We are graduate students from the Nicholas School of the Environment at Duke University working this summer as E.O. Wilson Biodiversity Foundation interns, as part of the ATBI/BioBlitz SWAT Team and Group Masters Project. Our work is supported by a partnership with Discover Life in America, Rocky Mountain National Park, and the Turner Endangered Species Fund. This summer we will be identifying gaps in the current species database at Rocky Mountain National Park. From our experiences we ultimately hope to develop a story that inspires action to preserve biodiversity in our national parks and natural spaces.

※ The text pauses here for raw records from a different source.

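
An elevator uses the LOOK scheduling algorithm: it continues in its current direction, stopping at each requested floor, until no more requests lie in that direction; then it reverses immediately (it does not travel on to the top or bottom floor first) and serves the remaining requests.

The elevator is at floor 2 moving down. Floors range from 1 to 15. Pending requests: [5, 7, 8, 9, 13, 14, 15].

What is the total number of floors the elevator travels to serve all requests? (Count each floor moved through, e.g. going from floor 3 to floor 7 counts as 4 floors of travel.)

Answer: 13

Derivation:
Start at floor 2 moving down, LOOK stop order: [5, 7, 8, 9, 13, 14, 15]
  2 → 5: |5-2| = 3, total = 3
  5 → 7: |7-5| = 2, total = 5
  7 → 8: |8-7| = 1, total = 6
  8 → 9: |9-8| = 1, total = 7
  9 → 13: |13-9| = 4, total = 11
  13 → 14: |14-13| = 1, total = 12
  14 → 15: |15-14| = 1, total = 13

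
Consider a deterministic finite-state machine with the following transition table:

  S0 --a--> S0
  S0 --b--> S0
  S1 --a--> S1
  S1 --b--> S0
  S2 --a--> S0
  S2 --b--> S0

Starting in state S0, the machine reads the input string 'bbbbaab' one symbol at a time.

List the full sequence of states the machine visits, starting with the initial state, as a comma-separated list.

Answer: S0, S0, S0, S0, S0, S0, S0, S0

Derivation:
Start: S0
  read 'b': S0 --b--> S0
  read 'b': S0 --b--> S0
  read 'b': S0 --b--> S0
  read 'b': S0 --b--> S0
  read 'a': S0 --a--> S0
  read 'a': S0 --a--> S0
  read 'b': S0 --b--> S0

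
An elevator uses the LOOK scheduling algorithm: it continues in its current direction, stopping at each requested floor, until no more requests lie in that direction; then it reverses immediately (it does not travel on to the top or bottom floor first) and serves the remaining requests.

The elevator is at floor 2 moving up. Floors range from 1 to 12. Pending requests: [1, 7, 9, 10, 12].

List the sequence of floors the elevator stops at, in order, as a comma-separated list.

Current: 2, moving UP
Serve above first (ascending): [7, 9, 10, 12]
Then reverse, serve below (descending): [1]

Answer: 7, 9, 10, 12, 1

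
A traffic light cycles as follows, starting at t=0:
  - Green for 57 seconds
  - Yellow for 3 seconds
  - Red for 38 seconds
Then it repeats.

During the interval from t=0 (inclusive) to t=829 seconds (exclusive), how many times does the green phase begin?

Answer: 9

Derivation:
Cycle = 57+3+38 = 98s
green phase starts at t = k*98 + 0 for k=0,1,2,...
Need k*98+0 < 829 → k < 8.459
k ∈ {0, ..., 8} → 9 starts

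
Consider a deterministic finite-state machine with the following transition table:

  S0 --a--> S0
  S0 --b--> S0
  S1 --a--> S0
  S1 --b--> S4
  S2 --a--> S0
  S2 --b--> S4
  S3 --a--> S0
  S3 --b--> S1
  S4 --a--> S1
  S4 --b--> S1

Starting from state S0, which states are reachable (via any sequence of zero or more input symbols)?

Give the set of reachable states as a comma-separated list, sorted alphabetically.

Answer: S0

Derivation:
BFS from S0:
  visit S0: S0--a-->S0 (seen), S0--b-->S0 (seen)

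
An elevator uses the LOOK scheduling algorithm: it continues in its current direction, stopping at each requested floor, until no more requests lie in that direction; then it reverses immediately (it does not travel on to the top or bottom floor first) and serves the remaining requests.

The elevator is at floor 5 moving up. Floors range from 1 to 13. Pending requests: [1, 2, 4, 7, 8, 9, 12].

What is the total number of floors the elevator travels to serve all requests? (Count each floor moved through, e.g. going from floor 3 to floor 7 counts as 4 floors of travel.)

Start at floor 5 moving up, LOOK stop order: [7, 8, 9, 12, 4, 2, 1]
  5 → 7: |7-5| = 2, total = 2
  7 → 8: |8-7| = 1, total = 3
  8 → 9: |9-8| = 1, total = 4
  9 → 12: |12-9| = 3, total = 7
  12 → 4: |4-12| = 8, total = 15
  4 → 2: |2-4| = 2, total = 17
  2 → 1: |1-2| = 1, total = 18

Answer: 18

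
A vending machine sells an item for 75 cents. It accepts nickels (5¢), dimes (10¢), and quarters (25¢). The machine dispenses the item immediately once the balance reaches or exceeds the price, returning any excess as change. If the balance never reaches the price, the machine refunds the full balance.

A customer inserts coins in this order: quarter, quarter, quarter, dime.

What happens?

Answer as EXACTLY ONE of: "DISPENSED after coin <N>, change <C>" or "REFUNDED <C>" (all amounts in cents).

Answer: DISPENSED after coin 3, change 0

Derivation:
Price: 75¢
Coin 1 (quarter, 25¢): balance = 25¢
Coin 2 (quarter, 25¢): balance = 50¢
Coin 3 (quarter, 25¢): balance = 75¢
  → balance >= price → DISPENSE, change = 75 - 75 = 0¢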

TRAINING IN SMOKY MOUNTAIN NATIONAL PARK
The first part of this project was a trip to Smoky Mountain National Park to complete training in their Discover Life in America (DLIA) and All Taxa Biodiversity Inventory (ATBI) programs. Through ATBI’s species are collected all around the park that will then be catalogued and inform future management decisions.
As we started our journey to the Smokies, we knew we had enough packed. The car was absolutely full of suitcases, bags, coolers, and food. We didn’t really know what to expect so we definitely over-prepared! The four and a half hour long drive seemed long because it was predominately on I-40. But when we took exit 20 and made our way to Purchase Knob Road, that soon changed. We could begin to see the beautiful scenery where we would be staying for the week. And as we continued to drive along the mountain we were rewarded with a stunning view of the Purchase Knob Research Center.
There were definitely some squeals of excitement from all of us when we realized we would be staying here for the next five days. We had been told of the beautiful location but didn’t realize how beautiful! When we walked into the lodge for the first time, it took our breath away. We met our training session host for the week, Todd Witcher, the Executive Director of DLIA. Then we ran around and looked at everything inside and outside of the house. Below is the beautiful floor to ceiling window that shows a panoramic view of the mountains.
We were pretty tired from the drive so the first day was spent unpacking and taking in the beautiful view. There was a group of high school students in AP Environmental Science staying in the nearby tent platforms. They seemed to have much more energy than us as they ran around and played tag, frisbee and soccer. But we made sure to speak with them to plug higher education and the awesome opportunities we were embarking on this summer. That night we went to bed excited for what the week had to hold.